Teaff served as the executive director of the AFCA from January 1994 until stepping into an emeritus role in February 2016. In his 22 years as executive director, he moved the AFCA office from Orlando, Fla., to Waco, Texas, increased the membership and expanded the Board of Trustees so that all AFCA members would have representation.

Teaff oversaw the expansion of AFCA’s All-America teams to represent all levels of play and the beginning of the AFCA Good Works Teams, which honors football student-athletes for exemplary community service. He also is responsible for creating the American Football Coaches Foundation to raise money for the education and personal development of every member, and he continued to expand the AFCA Convention into the largest annual gathering of coaches in the nation.
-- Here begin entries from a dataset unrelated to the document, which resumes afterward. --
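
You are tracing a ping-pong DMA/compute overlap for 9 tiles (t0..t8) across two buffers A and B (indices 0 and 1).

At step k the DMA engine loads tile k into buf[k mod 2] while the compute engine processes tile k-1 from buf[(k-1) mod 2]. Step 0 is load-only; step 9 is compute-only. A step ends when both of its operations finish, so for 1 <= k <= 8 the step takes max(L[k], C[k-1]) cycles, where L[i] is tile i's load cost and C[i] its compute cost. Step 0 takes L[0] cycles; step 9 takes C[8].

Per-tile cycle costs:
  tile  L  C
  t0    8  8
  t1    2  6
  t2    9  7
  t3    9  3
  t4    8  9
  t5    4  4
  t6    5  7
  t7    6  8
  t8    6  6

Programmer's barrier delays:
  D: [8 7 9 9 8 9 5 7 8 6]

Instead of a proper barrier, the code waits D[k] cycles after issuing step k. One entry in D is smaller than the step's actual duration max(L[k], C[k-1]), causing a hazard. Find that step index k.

[0] required=L[0]=8=8 vs D=8 ok
[1] required=max(L[1]=2,C[0]=8)=8 vs D=7 SHORT
[2] required=max(L[2]=9,C[1]=6)=9 vs D=9 ok
[3] required=max(L[3]=9,C[2]=7)=9 vs D=9 ok
[4] required=max(L[4]=8,C[3]=3)=8 vs D=8 ok
[5] required=max(L[5]=4,C[4]=9)=9 vs D=9 ok
[6] required=max(L[6]=5,C[5]=4)=5 vs D=5 ok
[7] required=max(L[7]=6,C[6]=7)=7 vs D=7 ok
[8] required=max(L[8]=6,C[7]=8)=8 vs D=8 ok
[9] required=C[8]=6=6 vs D=6 ok

hazard at step 1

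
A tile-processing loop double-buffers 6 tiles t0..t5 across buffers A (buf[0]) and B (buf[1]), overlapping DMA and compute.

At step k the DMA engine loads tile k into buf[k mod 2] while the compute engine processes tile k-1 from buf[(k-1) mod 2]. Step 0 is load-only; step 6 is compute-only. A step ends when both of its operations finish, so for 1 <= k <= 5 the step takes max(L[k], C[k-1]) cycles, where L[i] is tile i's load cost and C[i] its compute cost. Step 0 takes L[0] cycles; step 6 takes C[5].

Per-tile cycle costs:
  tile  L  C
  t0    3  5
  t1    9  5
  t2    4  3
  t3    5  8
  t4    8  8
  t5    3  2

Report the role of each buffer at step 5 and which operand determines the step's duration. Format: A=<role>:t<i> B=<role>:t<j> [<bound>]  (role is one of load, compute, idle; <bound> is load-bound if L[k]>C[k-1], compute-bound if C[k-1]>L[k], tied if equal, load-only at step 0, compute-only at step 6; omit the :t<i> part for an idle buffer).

step 5: A=compute:t4 B=load:t5 [compute-bound]

k=0 load=t0/3c comp=- wait=3 total=3
k=1 load=t1/9c comp=t0/5c wait=9 total=12
k=2 load=t2/4c comp=t1/5c wait=5 total=17
k=3 load=t3/5c comp=t2/3c wait=5 total=22
k=4 load=t4/8c comp=t3/8c wait=8 total=30
k=5 load=t5/3c comp=t4/8c wait=8 total=38
k=6 load=- comp=t5/2c wait=2 total=40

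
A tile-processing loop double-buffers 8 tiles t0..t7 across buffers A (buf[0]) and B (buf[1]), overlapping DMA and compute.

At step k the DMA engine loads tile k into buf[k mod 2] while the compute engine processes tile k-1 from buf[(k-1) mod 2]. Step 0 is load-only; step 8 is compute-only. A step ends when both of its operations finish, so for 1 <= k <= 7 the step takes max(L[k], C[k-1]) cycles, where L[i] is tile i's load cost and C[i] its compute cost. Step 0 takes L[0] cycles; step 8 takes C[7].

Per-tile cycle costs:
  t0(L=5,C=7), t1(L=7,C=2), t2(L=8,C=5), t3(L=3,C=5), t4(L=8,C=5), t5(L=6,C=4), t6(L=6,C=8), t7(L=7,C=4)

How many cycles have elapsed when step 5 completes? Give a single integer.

end_cycle[5] = 39

step 0: L[0]=5 → dur=5, Σ=5 | A=load:t0 B=idle [load-only]
step 1: L[1]=7 C[0]=7 → dur=7, Σ=12 | A=compute:t0 B=load:t1 [tied]
step 2: L[2]=8 C[1]=2 → dur=8, Σ=20 | A=load:t2 B=compute:t1 [load-bound]
step 3: L[3]=3 C[2]=5 → dur=5, Σ=25 | A=compute:t2 B=load:t3 [compute-bound]
step 4: L[4]=8 C[3]=5 → dur=8, Σ=33 | A=load:t4 B=compute:t3 [load-bound]
step 5: L[5]=6 C[4]=5 → dur=6, Σ=39 | A=compute:t4 B=load:t5 [load-bound]
step 6: L[6]=6 C[5]=4 → dur=6, Σ=45 | A=load:t6 B=compute:t5 [load-bound]
step 7: L[7]=7 C[6]=8 → dur=8, Σ=53 | A=compute:t6 B=load:t7 [compute-bound]
step 8: C[7]=4 → dur=4, Σ=57 | A=idle B=compute:t7 [compute-only]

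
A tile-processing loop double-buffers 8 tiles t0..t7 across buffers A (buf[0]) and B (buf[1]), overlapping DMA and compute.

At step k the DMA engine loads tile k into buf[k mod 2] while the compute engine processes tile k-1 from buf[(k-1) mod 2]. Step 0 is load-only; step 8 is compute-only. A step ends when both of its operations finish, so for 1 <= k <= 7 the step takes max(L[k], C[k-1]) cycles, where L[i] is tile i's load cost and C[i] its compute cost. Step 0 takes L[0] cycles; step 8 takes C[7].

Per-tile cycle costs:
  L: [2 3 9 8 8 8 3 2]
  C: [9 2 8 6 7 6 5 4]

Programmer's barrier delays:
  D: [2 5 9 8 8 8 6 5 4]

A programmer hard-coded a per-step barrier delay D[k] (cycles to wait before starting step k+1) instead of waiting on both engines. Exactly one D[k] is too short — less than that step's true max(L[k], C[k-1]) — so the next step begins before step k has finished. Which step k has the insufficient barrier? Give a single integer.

step 0: need L[0]=2 = 2; D[0]=2 ok
step 1: need max(L[1]=3,C[0]=9) = 9; D[1]=5 SHORT
step 2: need max(L[2]=9,C[1]=2) = 9; D[2]=9 ok
step 3: need max(L[3]=8,C[2]=8) = 8; D[3]=8 ok
step 4: need max(L[4]=8,C[3]=6) = 8; D[4]=8 ok
step 5: need max(L[5]=8,C[4]=7) = 8; D[5]=8 ok
step 6: need max(L[6]=3,C[5]=6) = 6; D[6]=6 ok
step 7: need max(L[7]=2,C[6]=5) = 5; D[7]=5 ok
step 8: need C[7]=4 = 4; D[8]=4 ok

hazard at step 1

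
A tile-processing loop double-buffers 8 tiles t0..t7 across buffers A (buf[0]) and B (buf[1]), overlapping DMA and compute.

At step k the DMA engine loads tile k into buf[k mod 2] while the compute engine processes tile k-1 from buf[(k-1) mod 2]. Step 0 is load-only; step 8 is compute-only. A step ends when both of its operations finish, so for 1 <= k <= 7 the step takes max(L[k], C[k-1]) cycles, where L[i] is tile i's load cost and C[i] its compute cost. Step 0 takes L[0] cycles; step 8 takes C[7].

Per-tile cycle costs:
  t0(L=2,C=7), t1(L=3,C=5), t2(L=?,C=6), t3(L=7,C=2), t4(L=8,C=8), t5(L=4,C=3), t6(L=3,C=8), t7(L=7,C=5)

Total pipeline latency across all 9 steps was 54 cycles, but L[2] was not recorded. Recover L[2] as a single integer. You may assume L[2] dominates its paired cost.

L[2] = 6

step 0 | dur = L[0]=2 = 2
step 1 | dur = max(L[1]=3, C[0]=7) = 7
step 2 | dur = max(L[2]=?, C[1]=5) = L[2]  (unknown; binding)
step 3 | dur = max(L[3]=7, C[2]=6) = 7
step 4 | dur = max(L[4]=8, C[3]=2) = 8
step 5 | dur = max(L[5]=4, C[4]=8) = 8
step 6 | dur = max(L[6]=3, C[5]=3) = 3
step 7 | dur = max(L[7]=7, C[6]=8) = 8
step 8 | dur = C[7]=5 = 5
sum of known step durations = 48
dur[2] = total - known = 54 - 48 = 6
L[2] is the binding max in step 2, so L[2] = dur[2] = 6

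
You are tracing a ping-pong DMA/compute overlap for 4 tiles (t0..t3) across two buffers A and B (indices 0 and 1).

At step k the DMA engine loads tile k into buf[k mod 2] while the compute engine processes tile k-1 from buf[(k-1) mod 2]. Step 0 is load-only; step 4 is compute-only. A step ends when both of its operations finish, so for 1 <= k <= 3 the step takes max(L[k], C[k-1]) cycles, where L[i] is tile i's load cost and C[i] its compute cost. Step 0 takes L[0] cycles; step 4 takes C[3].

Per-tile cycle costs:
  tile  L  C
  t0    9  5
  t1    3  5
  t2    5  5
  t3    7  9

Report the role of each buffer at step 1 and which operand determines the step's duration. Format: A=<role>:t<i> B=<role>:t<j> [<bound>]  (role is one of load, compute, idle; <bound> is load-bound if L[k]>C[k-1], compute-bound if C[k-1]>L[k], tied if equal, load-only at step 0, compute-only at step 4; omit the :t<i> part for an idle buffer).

step 1: A=compute:t0 B=load:t1 [compute-bound]

[0] DMA t0→A (9c) ∥ CU idle ⇒ 9c, clock 9
[1] DMA t1→B (3c) ∥ CU A:t0 (5c) ⇒ 5c, clock 14
[2] DMA t2→A (5c) ∥ CU B:t1 (5c) ⇒ 5c, clock 19
[3] DMA t3→B (7c) ∥ CU A:t2 (5c) ⇒ 7c, clock 26
[4] DMA idle ∥ CU B:t3 (9c) ⇒ 9c, clock 35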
Teaff has served on the Board of Directors of the National Football Foundation since 1994, and he has remained a prominent supporter of the NFF’s mission of Building Leaders Through Football. He also serves on the boards of USA Football and the National Operating Committee on Standards for Athletic Equipment.

Teaff played football in Texas during the 1950s at Snyder High School, Angelo State (then San Angelo Junior College) and McMurry University (then McMurry College). He was a center and team captain at all three levels.

“I fell in love with football,” Teaff said. “At age 14, I said my life goal was to be a football coach.”

In 1960, he became the head coach at McMurry, where he would spend six years before becoming an assistant at Texas Tech from 1966-68 and the head coach at Angelo State (Texas) from 1969-71. However, it was his time as the head coach at Baylor from 1972-92 that would earn him national recognition.

When he arrived, the Bears were considering dropping out of Division I football, after winning only seven games in a five-year span. Teaff persuaded the university to hold the course, and he would lead Baylor to 128 wins in 21 seasons. He earned Southwest Conference Coach of the Year honors six times, and he received National Coach of the Year accolades from AFCA and the Football Writers Association of America. Teaff’s teams won two Southwest Conference titles, and they appeared in eight bowl games.

Teaff’s outstanding career as a college coach has placed him in eight Halls of Fame, including the College Football Hall of Fame and Texas Sports Hall of Fame. In 2006, he was honored with the Amos Alonzo Stagg Award, one of the highest honors a coach can receive from the AFCA. Teaff coached College Football Hall of Famer Rod Cason at Angelo State and Hall of Famers Thomas Everett and Mike Singletary at Baylor.